Despite historical disasters, appalling decisions punctuated by periods of prosperity, the Australian banking sector has become smug, self-serving and automatically exploitative. It abounds in assumptions of self-superiority and global majesty.
It is also highly oligopolistic, a culture that encourages manipulation of lending standards, the bank bill swap rate and the forging of loan documentation.
“The share of banking assets owned by the four largest banks in Australia,” observed the Financial System Inquiry in December 2014, “is higher than equivalent shares in most other jurisdictions.”
Smaller lending institutions and non-bank lenders have made the understandable point that such concentration frustrates competition. Not so for Australia’s Big Four, who insist without irony their presence guarantees competition, keeping low net interest margins and supplying good equity returns.
When grand public announcements are made by industry representatives, customers are meant to bow in appreciation. The recent move by the Commonwealth bank to abolish withdrawal fees from ATMs was trumpeted as a boon for customers. It was badged as a noble, kind gesture when it was merely a statement about the greater user use of online banking and relentless march to the moneyless economy.
While the Australian banker is deemed a sacred cow by captains of industry, valuable for the shareholder despite spiting the customer, the same cannot be said for a good stretch of the country whose citizens see banks as unaccountable providers of dubious services.
Suspicions abound that the Australian public is being hoodwinked even as the money pours in and profits soar. Australian banks alone have paid out over $1 billion in compensation and fines to clients in the last decade, and know that they are facing a corporate regulator with more bark than bite.
Spectacular individual instances also abound, including the Commonwealth Bank of Australia’s 55,000 breaches of terrorism financing and money laundering regulations. These are just a few instances of transgression. The list of banking improprieties compiled by former Deutsche Bank analyst Mike Mangan provides a grim buffet to pick from the last decade.
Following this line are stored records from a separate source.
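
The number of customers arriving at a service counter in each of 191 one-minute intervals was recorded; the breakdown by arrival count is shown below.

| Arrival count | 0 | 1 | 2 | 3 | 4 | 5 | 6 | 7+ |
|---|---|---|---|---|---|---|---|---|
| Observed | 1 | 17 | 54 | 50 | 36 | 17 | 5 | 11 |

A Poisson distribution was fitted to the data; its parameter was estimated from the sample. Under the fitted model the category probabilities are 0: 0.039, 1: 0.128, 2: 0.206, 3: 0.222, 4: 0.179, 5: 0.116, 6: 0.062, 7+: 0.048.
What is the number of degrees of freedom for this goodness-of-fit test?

There are k = 8 categories and 1 parameter estimated from the data, so df = 8 − 1 − 1 = 6.

6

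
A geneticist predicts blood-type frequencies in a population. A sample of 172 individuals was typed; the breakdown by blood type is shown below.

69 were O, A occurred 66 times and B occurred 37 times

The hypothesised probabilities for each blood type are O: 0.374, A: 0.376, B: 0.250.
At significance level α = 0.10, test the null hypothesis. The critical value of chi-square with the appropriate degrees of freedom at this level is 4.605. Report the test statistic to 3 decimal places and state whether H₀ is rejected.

1.204; do not reject

Expected counts E_i = n·p_i: 172×0.374 = 64.328, 172×0.376 = 64.672, 172×0.250 = 43.
cat         O        E   (O−E)²/E
O          69   64.328     0.3393
A          66   64.672     0.0273
B          37       43     0.8372
Sum = 1.204
df = 2. Since 1.204 < 4.605, we do not reject H₀.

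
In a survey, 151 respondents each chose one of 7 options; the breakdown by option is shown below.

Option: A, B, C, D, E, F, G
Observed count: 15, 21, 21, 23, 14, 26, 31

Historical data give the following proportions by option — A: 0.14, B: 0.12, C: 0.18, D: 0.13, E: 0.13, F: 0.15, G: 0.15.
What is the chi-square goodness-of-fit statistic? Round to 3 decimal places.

Expected counts E_i = n·p_i: 151×0.14 = 21.14, 151×0.12 = 18.12, 151×0.18 = 27.18, 151×0.13 = 19.63, 151×0.13 = 19.63, 151×0.15 = 22.65, 151×0.15 = 22.65.
A: (15 − 21.14)²/21.14 = 37.6996/21.14 = 1.7833
B: (21 − 18.12)²/18.12 = 8.2944/18.12 = 0.4577
C: (21 − 27.18)²/27.18 = 38.1924/27.18 = 1.4052
D: (23 − 19.63)²/19.63 = 11.3569/19.63 = 0.5785
E: (14 − 19.63)²/19.63 = 31.6969/19.63 = 1.6147
F: (26 − 22.65)²/22.65 = 11.2225/22.65 = 0.4955
G: (31 − 22.65)²/22.65 = 69.7225/22.65 = 3.0783
Sum = 9.413

9.413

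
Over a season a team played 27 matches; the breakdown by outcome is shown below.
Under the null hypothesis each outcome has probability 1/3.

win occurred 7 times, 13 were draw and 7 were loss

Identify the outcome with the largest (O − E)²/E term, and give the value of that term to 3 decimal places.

draw, 1.778

Expected count for each of the 3 categories: 27/3 = 9.
cat         O        E   (O−E)²/E
win         7        9     0.4444
draw       13        9     1.7778
loss        7        9     0.4444
The largest term is for draw: 1.778.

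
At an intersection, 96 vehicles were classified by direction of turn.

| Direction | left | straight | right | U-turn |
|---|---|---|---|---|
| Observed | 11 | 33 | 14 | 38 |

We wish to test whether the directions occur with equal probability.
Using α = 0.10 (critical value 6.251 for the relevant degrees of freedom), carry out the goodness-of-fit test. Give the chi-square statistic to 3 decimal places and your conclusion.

Expected count for each of the 4 categories: 96/4 = 24.
χ² = (11−24)²/24 + (33−24)²/24 + (14−24)²/24 + (38−24)²/24
   = 7.0417 + 3.3750 + 4.1667 + 8.1667
Sum = 22.750
df = 3. Since 22.750 > 6.251, we reject H₀.

22.750; reject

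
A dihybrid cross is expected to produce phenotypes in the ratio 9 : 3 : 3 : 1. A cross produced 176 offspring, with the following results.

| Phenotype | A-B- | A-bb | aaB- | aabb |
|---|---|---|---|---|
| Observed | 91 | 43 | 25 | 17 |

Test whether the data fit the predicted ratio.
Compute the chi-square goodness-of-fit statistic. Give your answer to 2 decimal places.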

Such suspicions, and dismay, were simply too much for some members of the Turnbull government. While the cabinet resisted the grumbles from all sides of politics, various bank benchers were insistent. While the government did give some ground, hauling banking representatives before parliamentary committees and promising a future complaints process for the aggrieved, the calls refused to die down. An inquiry with sufficient powers was needed.
Prime Minister Malcolm Turnbull duly relented.
“Government policy,” he weakly stated, “remains the same until it is changed.”
For Turnbull, the decision had been grudgingly taken to launch a Royal Commission.
“While we regret the necessity of the decision, we have taken it in the national economic interest.”
The effort to immunise banks from inquiry is unrelenting. Even after the announcement of a royal commission, pundits in the banking industry and political supporters feel that business will suffer. Don’t touch the banks – that way lies doom. Former Australian prime minister John Howard had claimed, in rather novel fashion, that such an inquiry would amount to “rank socialism”. “Our banks demonstrated in 2009 that they were among the best-run, the most prudentially supervised, and the most well-capitalised in the world.”
What, then, would Howard’s view be on the policies of various governments after 2008 to essentially socialise banks in order to save them? Australian banks, by way of example, received $120 billion in tax payer funds to assist refinancing international loans with an ongoing guarantee from the then Rudd government that they could continue borrowing using the AAA credit rating of the Commonwealth. A deposit guarantee remains in place, initially peaking at $1 million, and now coming in at a quarter of a million.
The thrust of such thinking is simple. To merely think of questioning the sanctity of banking is to undermine it. Let them, it seems, pay out outrageous bonuses and seek protection and subsidies from governments when things go belly up.
The pertinent question to ask here is how far a royal commission will actually go to affect change. Turnbull has reiterated that he has no intention of putting capitalism in the dock. The very act of announcing this inquiry guarantees that he can, at the very least, manage it, including the terms of reference.
The government, for one, has appointed former High Court Judge Kenneth Hayne, hardly a rabblerouser of note and likely to be unadventurous in his digging.
“He is renowned,” went a joint government media release, “for his brilliant mind, his forensic skill, and his deep sense of justice.”
Whether this translates into feasible and constructive findings will preoccupy the sceptics and detractors till 2019.